As far as time frame and ability to cook a contest on one smoker, if it's KCBS, I would take Lake Dogs advice and cook your chicken elsewhere, kettle or other type of charcoal grill. If it's IBCA, you can easily cook all 3 meats (brisket, spare ribs and chicken halves) on one offset. Although there is probably at least 50% of IBCA cooks that charcoal their chicken instead of smoke, so most do bring a separate grill or drum for chicken. Most Texas comps you have at least 1 hour between turn ins, so by the time chicken goes on (somewhere between a 2 to 3 hour cook) , your brisket should be resting in a cooler or cambro by that time.
Now to answer your question as to ribs not being done, what do you mean by they were not done? Not tender enough? Or what? The most important thing to cooking a contest is knowing your timeline. Knowing your timeline takes practice, lots of it.
Hope some of this helps, feel free to PM me anytime.

Fat Woody
09-05-2013, 11:10 AM
I'd be curious to know how much you opened your cooker during the process. The one thing that always screws you when trying to use a single offset is having to check the tenderness of the larger cuts while trying to cook the small stuff. You're getting some great advice about pairing it with a weber or another small smoker/grill for ribs and/or chicken. Also, if you can get your bigs off and resting as you mentioned, you can throw the small stuff in after.

RLTXBBQ
09-05-2013, 12:01 PM
Another vote for a separate chicken cooker, those silver Smokey grills are great for cooking chickens and are lighter and easier to haul around. You can also cook the chicken closer to the firebox to shorten the time some.
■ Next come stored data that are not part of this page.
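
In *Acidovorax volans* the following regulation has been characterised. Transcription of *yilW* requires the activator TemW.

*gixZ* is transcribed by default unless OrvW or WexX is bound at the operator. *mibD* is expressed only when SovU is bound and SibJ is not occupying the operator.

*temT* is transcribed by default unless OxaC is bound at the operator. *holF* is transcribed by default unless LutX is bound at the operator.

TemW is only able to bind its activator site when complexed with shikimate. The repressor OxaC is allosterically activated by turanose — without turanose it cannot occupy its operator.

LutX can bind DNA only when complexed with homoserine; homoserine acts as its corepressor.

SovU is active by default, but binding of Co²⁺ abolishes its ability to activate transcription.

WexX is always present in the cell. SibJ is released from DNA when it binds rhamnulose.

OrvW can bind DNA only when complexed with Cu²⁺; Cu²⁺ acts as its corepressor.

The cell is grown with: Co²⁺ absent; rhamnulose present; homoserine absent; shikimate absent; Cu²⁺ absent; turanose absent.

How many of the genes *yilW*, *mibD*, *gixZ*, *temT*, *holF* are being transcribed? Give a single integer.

3

Shikimate is absent, so TemW is inactive.
Required activator TemW is absent, so *yilW* is not transcribed.
→ *yilW* is OFF.
Rhamnulose is present, so SibJ is inactive.
Co²⁺ is absent, so SovU is active.
No repressor is bound and SovU is active, so *mibD* is transcribed.
→ *mibD* is ON.
Cu²⁺ is absent, so OrvW is inactive.
WexX is produced constitutively and is active.
With repressor WexX bound, *gixZ* is not transcribed.
→ *gixZ* is OFF.
Turanose is absent, so OxaC is inactive.
With no repressor bound, *temT* is transcribed.
→ *temT* is ON.
Homoserine is absent, so LutX is inactive.
With no repressor bound, *holF* is transcribed.
→ *holF* is ON.
3 of the 5 genes are transcribed.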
However imo the biggest single factor there is going to be 4 meats in one cooker and you have to check each one regularly so yes as already stated each time you open that lid you. Increase time for doneness. I used to cook all three ibca meats in one 24" offset not problem but it does take practice to get the timing down.

MikeJ65
09-05-2013, 12:52 PM
I'm not an expert on the Oklahoma Joe, but I am 100% certain that you did not average anywhere close to 285 where the ribs where sitting. If it were that hot, you would have been pulling them off in pieces after 7 hours.

bigzthamoose
09-05-2013, 01:07 PM
those big meats need to be resting as the other smaller meats are cooking if youre gonna pull off all meats on one smoker. Of course, i am not fmailiar with cooking on one of those, i have a large veritcal smoker that I have plenty of room and time to cook all four on.

Smokin'Butts
09-05-2013, 04:06 PM
I'm not an expert on the Oklahoma Joe, but I am 100% certain that you did not average anywhere close to 285 where the ribs where sitting. If it were that hot, you would have been pulling them off in pieces after 7 hours.

I agree....No way you cooked ribs at 285-310 for 7 hours without them being in pieces. What are you checking your cooker temperature with?